130R Part 2 — A second, tighter section that requires a small lift in some conditions.
The two parts share a single banked-camber surface and are negotiated as a single corner from the driver's perspective, but the apex line through the modified geometry is now in a slightly different place than the pre-2003 line. Drivers who raced the pre-2003 corner are split on whether the modification has improved or worsened the corner's character.
2002 — McNish's testing accident in the Toyota TF102 (mentioned above).
2005 — Kimi Räikkönen's legendary 2005 Japanese GP comeback, in which he passed Giancarlo Fisichella around the outside of 130R on the final lap to win the race, is one of the most-replayed overtakes in F1 history.
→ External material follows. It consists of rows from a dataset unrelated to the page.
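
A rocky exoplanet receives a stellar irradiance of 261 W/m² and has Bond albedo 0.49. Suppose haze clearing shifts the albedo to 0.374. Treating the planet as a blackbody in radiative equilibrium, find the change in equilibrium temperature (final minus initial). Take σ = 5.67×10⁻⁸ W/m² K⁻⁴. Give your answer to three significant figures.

8.18 K

Before: T₁ = [261.0·0.51/(4σ)]^(1/4) = 155.6 K.
After:  T₂ = [261.0·0.626/(4σ)]^(1/4) = 163.8 K.
Change: 163.8 − 155.6 = 8.182 K.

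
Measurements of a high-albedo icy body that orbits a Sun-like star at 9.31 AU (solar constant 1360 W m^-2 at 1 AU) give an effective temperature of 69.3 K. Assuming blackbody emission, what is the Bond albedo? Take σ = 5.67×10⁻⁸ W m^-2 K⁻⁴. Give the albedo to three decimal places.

0.667

Flux at the orbit: S = 1360/(9.31)² = 15.69 W m^-2.
Energy balance: S(1−α)/4 = σT⁴, so 1−α = 4σT⁴/S.
4σT⁴ = 4·5.67×10⁻⁸·(69.3)⁴ = 5.231 W m^-2.
1−α = 5.231/15.69 = 0.3334, so α = 0.6666.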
The pass was on the outside of the corner, an extremely-rare line that requires the trailing car to commit to a higher apex speed than the leading car — a level of confidence and grip-margin that is uncharacteristic of modern F1 driving.
2014 — Driver concerns about wet-weather conditions at 130R contributed to the FIA's decision to maintain the Japanese GP under safety-car-led conditions during the Bianchi crash weekend at Dunlop Curve elsewhere on the circuit.
130R is one of the corners that defines what "the limit" looks like in modern F1. The fact that it is flat-out in dry conditions for top-spec cars — but only just — means it is the corner where a car's aero balance is most-revealed. A poorly-balanced car will lift; a well-balanced car will not. The qualifying lap-time difference between a Suzuka pole position and tenth place is determined in significant part by what the driver does through 130R.
130R is in Assetto Corsa's ks_suzuka (the post-2003 reconfiguration), ACC's suzuka (Intercontinental DLC), AMS2's Suzuka, and iRacing's suzuka/gp. The corner is one of the standard tests of a sim's tyre and aero model — the way the car balances through the sustained lateral load at 300+ km/h is a meaningful indicator of physics fidelity.